Effects of the Mergers on the Year Ended
March 31, 2018
(Pro Forma)
Remove transaction costs (i)
$
(9
)
Remove management fees (ii)
(4
)
Remove membership interest (iii)
(4
)
Total adjustment to Selling, general and administrative expense
$
(17
)
 
 
(i)
Transaction costs represent costs paid to advisers, attorney and other third parties directly related to the Mergers. Accordingly, transaction costs have been eliminated as these costs are directly attributable to the Mergers, but which are not expected to have a continuing impact on results of operations following the consummation of the Spin-Off and the Mergers.
(ii)
Represents removal of annual historical Veritas management fees paid by Vencore that are eliminated as they are not expected to have a continuing impact on the results of operations following the consummation of the Spin-Off and the Mergers.
(iii)
Represents the elimination of the mark-to-market impact of Vencore’s Class B/B-1 membership interests, which are not expected to have a continuing impact on the results of operations following the consummation of the Spin-Off and the Mergers.
(C)
Depreciation and amortization were adjusted to reflect the change in amortization expense associated with acquired intangible assets.
All amortization adjustments related to identifiable definite-lived intangible asset are recorded to Depreciation and amortization. Historical amortization expense recorded in the combined statements of operations of Vencore totaled $18 million for the year ended March 31, 2018. Historical amortization was eliminated and replaced with the estimated amortization expense for the identifiable definite-lived intangible assets of $91 million for the year ended March 31, 2018. The estimated amortization expense was computed using the straight-line method and an estimated useful life of 14 years for the program asset, and 5 years for technology.
(D)
Separation costs include costs arising from the separation of USPS from its parent, DXC, as part of the Spin-off transaction.
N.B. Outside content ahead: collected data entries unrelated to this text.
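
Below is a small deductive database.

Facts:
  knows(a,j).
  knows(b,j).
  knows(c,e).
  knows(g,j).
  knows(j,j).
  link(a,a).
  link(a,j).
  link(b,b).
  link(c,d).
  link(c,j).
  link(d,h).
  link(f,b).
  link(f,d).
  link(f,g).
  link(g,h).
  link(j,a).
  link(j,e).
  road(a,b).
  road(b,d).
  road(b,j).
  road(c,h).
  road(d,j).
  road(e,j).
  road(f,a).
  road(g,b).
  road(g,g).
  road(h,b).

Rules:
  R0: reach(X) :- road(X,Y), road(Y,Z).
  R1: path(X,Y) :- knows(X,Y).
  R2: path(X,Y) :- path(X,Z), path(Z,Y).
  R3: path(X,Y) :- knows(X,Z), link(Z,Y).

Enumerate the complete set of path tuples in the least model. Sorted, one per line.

round 1: derive path(a,j) via R1 from knows(a,j)
round 1: derive path(b,j) via R1 from knows(b,j)
round 1: derive path(c,e) via R1 from knows(c,e)
round 1: derive path(g,j) via R1 from knows(g,j)
round 1: derive path(j,j) via R1 from knows(j,j)
round 1: derive path(a,a) via R3 from knows(a,j), link(j,a)
round 1: derive path(a,e) via R3 from knows(a,j), link(j,e)
round 1: derive path(b,a) via R3 from knows(b,j), link(j,a)
round 1: derive path(b,e) via R3 from knows(b,j), link(j,e)
round 1: derive path(g,a) via R3 from knows(g,j), link(j,a)
round 1: derive path(g,e) via R3 from knows(g,j), link(j,e)
round 1: derive path(j,a) via R3 from knows(j,j), link(j,a)
round 1: derive path(j,e) via R3 from knows(j,j), link(j,e)

path(a,a)
path(a,e)
path(a,j)
path(b,a)
path(b,e)
path(b,j)
path(c,e)
path(g,a)
path(g,e)
path(g,j)
path(j,a)
path(j,e)
path(j,j)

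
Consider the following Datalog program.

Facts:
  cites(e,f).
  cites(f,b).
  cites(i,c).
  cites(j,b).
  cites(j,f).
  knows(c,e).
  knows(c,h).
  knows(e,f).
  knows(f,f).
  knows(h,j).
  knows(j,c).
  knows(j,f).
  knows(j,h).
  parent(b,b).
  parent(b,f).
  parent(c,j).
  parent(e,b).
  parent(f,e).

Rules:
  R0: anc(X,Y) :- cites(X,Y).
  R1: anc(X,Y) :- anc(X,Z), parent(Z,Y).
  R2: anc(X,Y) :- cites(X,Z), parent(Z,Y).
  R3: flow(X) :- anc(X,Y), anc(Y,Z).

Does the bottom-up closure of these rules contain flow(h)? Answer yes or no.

round 1: derive anc(e,f) via R0 from cites(e,f)
round 1: derive anc(f,b) via R0 from cites(f,b)
round 1: derive anc(i,c) via R0 from cites(i,c)
round 1: derive anc(j,b) via R0 from cites(j,b)
round 1: derive anc(j,f) via R0 from cites(j,f)
round 1: derive anc(e,e) via R2 from cites(e,f), parent(f,e)
round 1: derive anc(f,f) via R2 from cites(f,b), parent(b,f)
round 1: derive anc(i,j) via R2 from cites(i,c), parent(c,j)
round 1: derive anc(j,e) via R2 from cites(j,f), parent(f,e)
round 2: derive anc(e,b) via R1 from anc(e,e), parent(e,b)
round 2: derive anc(f,e) via R1 from anc(f,f), parent(f,e)
round 2: derive flow(e) via R3 from anc(e,e), anc(e,e)
round 2: derive flow(f) via R3 from anc(f,f), anc(f,b)
round 2: derive flow(i) via R3 from anc(i,j), anc(j,b)
round 2: derive flow(j) via R3 from anc(j,e), anc(e,e)

no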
These costs primarily represent costs paid to third party providers and are eliminated as they are not expected to have a continuing impact on the results of operations following the consummation of the Spin-Off and the Mergers.
(E)
Interest expense was adjusted as a result of the New Term Facility, New Revolving Credit Facility, amended MARPA Facility, EDS Notes assumed and Vencore outstanding debt repayment as further described in Note 3.  
(F)
Represents the income tax impact of the pro forma adjustments, using an estimated statutory tax rate of approximately 34% for the year ended March 31, 2018.
(G)
The weighted average common shares outstanding for basic EPS reflects 142,454,277 shares of the combined company issued to DXC shareholders in connection with the Spin-Off, and 23,258,058 shares of the combined company issued to the sellers of Vencore, in accordance with the Merger Agreement.